A spiritual practice in recovery can also offer us a different support network. Although a community of recovering addicts is incredibly useful, it can be useful to expand our support network and find new people to work with. When we expand our support network, we have the opportunity to support and be supported by people with different perspectives and experiences.
Finally, a spiritual practice can offer us some stability. Although our recovery and recovery community may be relatively stable, we can add to this with a strong spiritual practice and community. By building a daily routine of spiritual practice, we make growth a regular part of our daily lives and it becomes habit.
There are so many different kinds of spirituality. We may have a judgement or image about what it means to be “spiritual,” but the word really is vague. It actually comes from the Latin root spiritus which means “breath.” Some examples of spiritual practices include yoga, meditation, exercise, making music or art, indigenous traditions, and new age traditions.
See what sparks some interest for you.
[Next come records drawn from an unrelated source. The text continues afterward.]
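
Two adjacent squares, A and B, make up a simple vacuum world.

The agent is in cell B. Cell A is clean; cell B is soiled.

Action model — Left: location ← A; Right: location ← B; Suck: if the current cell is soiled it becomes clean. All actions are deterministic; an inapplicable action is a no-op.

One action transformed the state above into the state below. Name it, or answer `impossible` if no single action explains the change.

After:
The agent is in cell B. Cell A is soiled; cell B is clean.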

There’s no single right answer for everyone. Even with one tradition, there are often many variants. For example, there are many different types of Buddhist meditation that fall under the umbrella of the single Buddhist tradition. Get out there and investigate different options to see what works for you. Be open-minded and willing to try new things.
We could argue all day about the differences between spirituality and religion, but that’s not super useful for this conversation. Let’s start by pointing out that you can be a religious person who is also spiritual. They are not mutually exclusive. I know quite a few people who are religious and also find spiritual practices in and out of their religious tradition.
The main difference I see is that spirituality doesn’t require a governing body, strong organization, or a set of rules. You can find your own spirituality or even make it up! This doesn’t make spirituality better than religion. In fact, you can find a beneficial spiritual practice that comes from religion!